Das Arbeitspaket 3 zielte darauf ab, die Ergebnisse der beiden Arbeitspakete zusammenzufassen und so aufzuarbeiten, dass die Verwertung der Ergebnisse in Politik und Praxis gegeben ist. Zentral war hier die Synthese der erarbeiteten Nachhaltigkeitspräferenzen aus Arbeitspaket 2 mit bestehenden Nachhaltigkeitskategorien aus Arbeitspaket 1. Die Erkenntnisse sollten in die laufenden Diskussionen zur nachhaltigen Anlageberatung einfließen und an bestehende Indikatorensysteme anknüpfen, etwa denen des FNG-Siegels, des imug-rating oder der 2° Investing Initiative. Wir planten entsprechend einen Workshop zu den Ergebnissen des Projekts mit Akteure aus dem Verbraucherschutz, der Politik und der Beratungscommunity. Darüber hinaus planten wir eine Reihe politischer Veröffentlichungen. Dieses Arbeitspaket wurde besonders intensiv durch die Expertise des Beirats unterstützt.

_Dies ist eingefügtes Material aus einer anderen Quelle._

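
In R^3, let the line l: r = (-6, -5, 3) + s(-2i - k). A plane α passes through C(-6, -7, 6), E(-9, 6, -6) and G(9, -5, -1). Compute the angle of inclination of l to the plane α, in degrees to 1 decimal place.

30.9

CE = (-3, 13, -12), CG = (15, 2, -7); a normal to α is CE × CG = (-67, -201, -201).
Using C: α has equation -67x - 201y - 201z = 603.
sin θ = |n·v| / (|n||v|) = |335| / (√85291 · √5) = 0.51299.
θ ≈ 30.9°.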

Das Ziel des Projektes, Hindernisse von Privatanleger:innen in die Debatte zur Regulierung der nachhaltigen Geldanlage einzubringen ist erreicht worden. Dies war möglich, indem zum Einen die Perspektive von Privatanleger:innen erhoben wurde und zum anderen die Erkenntnisse des Forschungsprojekts Eingang in den politischen Diskurs gefunden haben.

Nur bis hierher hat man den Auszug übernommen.